WWNN retained the "WNN" name and branded as "Your Health and Wealth Network" until early 2019, when it changed its imaging to "WWNN, South Florida's Talk".

===South Florida's MoneyTalk Network===
Co-owned WSBR (740 AM) and WHSR concurrently ceased operations at midnight on December 1, 2019, in order to allow for the sale of the associated transmitter site for both stations to Parkland, Florida for $7,100,000. The city had announced plans in September 2019 to develop a 36-acre park on the land.

WWNN absorbed WSBR's imaging, becoming "South Florida's MoneyTalk Network", and much of its programming. It also began broadcasting over its two translators in Boca Raton (W280DU 103.9) and Lauderdale Lakes (W245BC 96.9).

===Five owners in two years===
On February 2, 2022, Beasley sold WWNN and its two translators to Marco Broadcasting. The sale was consummated on April 1, 2022, at a price of $1.25 million.

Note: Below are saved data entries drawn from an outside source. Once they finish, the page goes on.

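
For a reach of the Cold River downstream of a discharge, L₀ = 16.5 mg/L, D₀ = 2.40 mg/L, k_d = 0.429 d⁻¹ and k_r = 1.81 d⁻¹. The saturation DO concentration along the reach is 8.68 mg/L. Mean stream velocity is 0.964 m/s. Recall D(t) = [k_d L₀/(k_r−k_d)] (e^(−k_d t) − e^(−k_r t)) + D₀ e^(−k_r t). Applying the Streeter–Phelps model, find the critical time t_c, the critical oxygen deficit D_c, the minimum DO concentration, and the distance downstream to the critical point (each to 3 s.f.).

At the critical point dD/dt = 0, so k_d L₀ e^(−k_d t) = k_r D. Substituting D(t) from the Streeter–Phelps equation and solving for t gives
t_c = ln[(k_r/k_d)(1 − D₀(k_r−k_d)/(k_d L₀))] / (k_r−k_d).
Here k_r−k_d = 1.381 d⁻¹ and 1 − D₀(k_r−k_d)/(k_d L₀) = 1 − 2.40×1.381/(0.429×16.5) = 0.5318, so
t_c = ln(4.219 × 0.5318) / 1.381 = 0.8081 / 1.381 = 0.5851 d.
D_c = (k_d/k_r) L₀ e^(−k_d t_c) = (0.429/1.81) × 16.5 × e^(−0.429×0.5851) = 0.2370 × 16.5 × 0.7780 = 3.043 mg/L.
Minimum DO = C_s − D_c = 8.68 − 3.043 = 5.637 mg/L.
x_c = v t_c = 0.964 m/s × 0.5851 d × 86400 s/d = 48740 m ≈ 48.7 km.

t_c ≈ 0.585 d; D_c ≈ 3.04 mg/L; min DO ≈ 5.64 mg/L; x_c ≈ 48.7 km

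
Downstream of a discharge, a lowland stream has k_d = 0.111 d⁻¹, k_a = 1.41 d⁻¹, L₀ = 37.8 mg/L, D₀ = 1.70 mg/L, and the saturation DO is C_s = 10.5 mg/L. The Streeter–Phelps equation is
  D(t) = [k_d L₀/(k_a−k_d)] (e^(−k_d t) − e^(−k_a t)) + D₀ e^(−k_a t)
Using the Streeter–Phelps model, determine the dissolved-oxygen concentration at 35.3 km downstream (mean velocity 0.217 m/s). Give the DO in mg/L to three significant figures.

Travel time t = x/v = 35.3 km / (0.217 m/s) = 35300 m / 0.217 m/s = 162700 s = 1.883 d.
k_d L₀/(k_a−k_d) = 0.111×37.8/(1.41−0.111) = 4.196/1.299 = 3.230 mg/L.
e^(−k_d t) = e^(−0.111×1.883) = 0.8114; e^(−k_a t) = e^(−1.41×1.883) = 0.07032.
D = 3.230 × (0.8114 − 0.07032) + 1.70 × 0.07032 = 2.394 + 0.1195 = 2.513 mg/L.
DO = C_s − D = 10.5 − 2.513 = 7.987 mg/L.

DO ≈ 7.99 mg/L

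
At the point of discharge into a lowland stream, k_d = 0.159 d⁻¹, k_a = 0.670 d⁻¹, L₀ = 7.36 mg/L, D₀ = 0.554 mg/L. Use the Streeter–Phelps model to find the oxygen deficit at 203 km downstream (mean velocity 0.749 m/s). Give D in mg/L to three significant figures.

Travel time t = x/v = 203 km / (0.749 m/s) = 203000 m / 0.749 m/s = 271000 s = 3.137 d.
k_d L₀/(k_a−k_d) = 0.159×7.36/(0.670−0.159) = 1.170/0.5110 = 2.290 mg/L.
e^(−k_d t) = e^(−0.159×3.137) = 0.6073; e^(−k_a t) = e^(−0.670×3.137) = 0.1222.
D = 2.290 × (0.6073 − 0.1222) + 0.554 × 0.1222 = 1.111 + 0.06772 = 1.178 mg/L.

D ≈ 1.18 mg/L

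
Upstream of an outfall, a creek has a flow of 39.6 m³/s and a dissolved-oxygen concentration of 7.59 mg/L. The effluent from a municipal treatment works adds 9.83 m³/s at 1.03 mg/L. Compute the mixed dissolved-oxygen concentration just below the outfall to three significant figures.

6.29 mg/L

Flow-weighted mixing: C = (Q_r C_r + Q_w C_w)/(Q_r + Q_w)
= (39.6×7.59 + 9.83×1.03)/(39.6 + 9.83) = 310.7/49.43 = 6.285 mg/L.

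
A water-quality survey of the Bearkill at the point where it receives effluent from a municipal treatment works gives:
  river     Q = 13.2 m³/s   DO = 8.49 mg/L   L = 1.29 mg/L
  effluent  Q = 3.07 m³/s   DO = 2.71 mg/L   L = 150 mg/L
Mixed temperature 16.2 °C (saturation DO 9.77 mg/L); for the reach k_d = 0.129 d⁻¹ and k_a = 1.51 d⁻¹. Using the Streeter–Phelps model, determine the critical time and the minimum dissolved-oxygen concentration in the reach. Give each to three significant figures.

Mixed DO = (13.2×8.49 + 3.07×2.71)/(13.2+3.07) = 120.4/16.27 = 7.399 mg/L.
Mixed L₀ = (13.2×1.29 + 3.07×150)/(16.27) = 477.5/16.27 = 29.35 mg/L.
Initial deficit D₀ = C_s − DO₀ = 9.77 − 7.399 = 2.371 mg/L.
t_c = (1/1.381) ln[(1.51/0.129)(1 − 2.371×1.381/(0.129×29.35))] = 0.7241 × ln(1.584) = 0.3330 d.
D_c = (0.129/1.51) × 29.35 × e^(−0.129×0.3330) = 0.08543 × 29.35 × 0.9579 = 2.402 mg/L.
Minimum DO = 9.77 − 2.402 = 7.368 mg/L.

t_c ≈ 0.333 d; minimum DO ≈ 7.37 mg/L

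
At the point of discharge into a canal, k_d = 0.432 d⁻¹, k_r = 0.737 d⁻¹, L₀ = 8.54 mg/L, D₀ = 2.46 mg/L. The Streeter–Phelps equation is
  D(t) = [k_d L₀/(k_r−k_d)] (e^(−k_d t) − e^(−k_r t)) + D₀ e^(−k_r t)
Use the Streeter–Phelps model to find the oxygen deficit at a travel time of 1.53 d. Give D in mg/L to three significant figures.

D ≈ 3.13 mg/L

k_d L₀/(k_r−k_d) = 0.432×8.54/(0.737−0.432) = 3.689/0.3050 = 12.10 mg/L.
e^(−k_d t) = e^(−0.432×1.530) = 0.5164; e^(−k_r t) = e^(−0.737×1.530) = 0.3238.
D = 12.10 × (0.5164 − 0.3238) + 2.46 × 0.3238 = 2.329 + 0.7966 = 3.126 mg/L.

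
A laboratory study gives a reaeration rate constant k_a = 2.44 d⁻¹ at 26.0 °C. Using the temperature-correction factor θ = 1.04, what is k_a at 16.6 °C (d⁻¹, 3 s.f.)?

k_a ≈ 1.69 d⁻¹

k_a(T₂) = k_a(T₁) · θ^(T₂−T₁) = 2.44 × 1.04^(16.6−26.0)
= 2.44 × 1.04^-9.40 = 2.44 × 0.6917 = 1.688 d⁻¹.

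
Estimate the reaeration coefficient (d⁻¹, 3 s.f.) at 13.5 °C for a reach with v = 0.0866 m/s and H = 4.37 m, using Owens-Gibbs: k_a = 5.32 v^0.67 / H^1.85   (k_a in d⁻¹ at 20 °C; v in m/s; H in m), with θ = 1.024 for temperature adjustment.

k_a ≈ 0.0578 d⁻¹

k_a(20) = 5.32 × 0.0866^0.67 / 4.37^1.85 = 5.32 × 0.1941 / 15.31 = 0.06748 d⁻¹.
k_a(13.5) = 0.06748 × 1.024^(13.5−20) = 0.06748 × 0.8571 = 0.05784 d⁻¹.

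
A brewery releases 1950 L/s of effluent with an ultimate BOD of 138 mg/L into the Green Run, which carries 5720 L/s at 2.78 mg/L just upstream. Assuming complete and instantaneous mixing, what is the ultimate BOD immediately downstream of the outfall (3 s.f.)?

Flow-weighted mixing: C = (Q_r C_r + Q_w C_w)/(Q_r + Q_w)
= (5720×2.78 + 1950×138)/(5720 + 1950) = 285000/7670 = 37.16 mg/L.

37.2 mg/L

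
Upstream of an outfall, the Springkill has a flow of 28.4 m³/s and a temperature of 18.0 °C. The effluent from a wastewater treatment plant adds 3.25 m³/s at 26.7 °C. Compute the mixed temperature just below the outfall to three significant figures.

18.9 °C

Flow-weighted mixing: C = (Q_r C_r + Q_w C_w)/(Q_r + Q_w)
= (28.4×18.0 + 3.25×26.7)/(28.4 + 3.25) = 598.0/31.65 = 18.89 °C.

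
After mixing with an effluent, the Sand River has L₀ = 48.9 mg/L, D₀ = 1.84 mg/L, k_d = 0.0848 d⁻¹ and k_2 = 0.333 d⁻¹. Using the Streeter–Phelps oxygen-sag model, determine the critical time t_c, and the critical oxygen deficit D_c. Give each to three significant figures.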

On May 25, 2022, Marco sold WWNN and its two translators to Vic Canales Media Group. On July 5, 2022, the station added oldies music as "Oldies 95.3/96.9", with music from The True Oldies Channel. The sale to Vic Canales Media Group was consummated on August 19, 2022, at a price of $1.45 million. Canales kept the translators, selling WWNN itself to Radio Activa Media Group in August 2023 for $450,000. Months later, it was sold to Shekinah Radio International LLC, affiliated with the Tabernacle of Glory Church, for $675,000.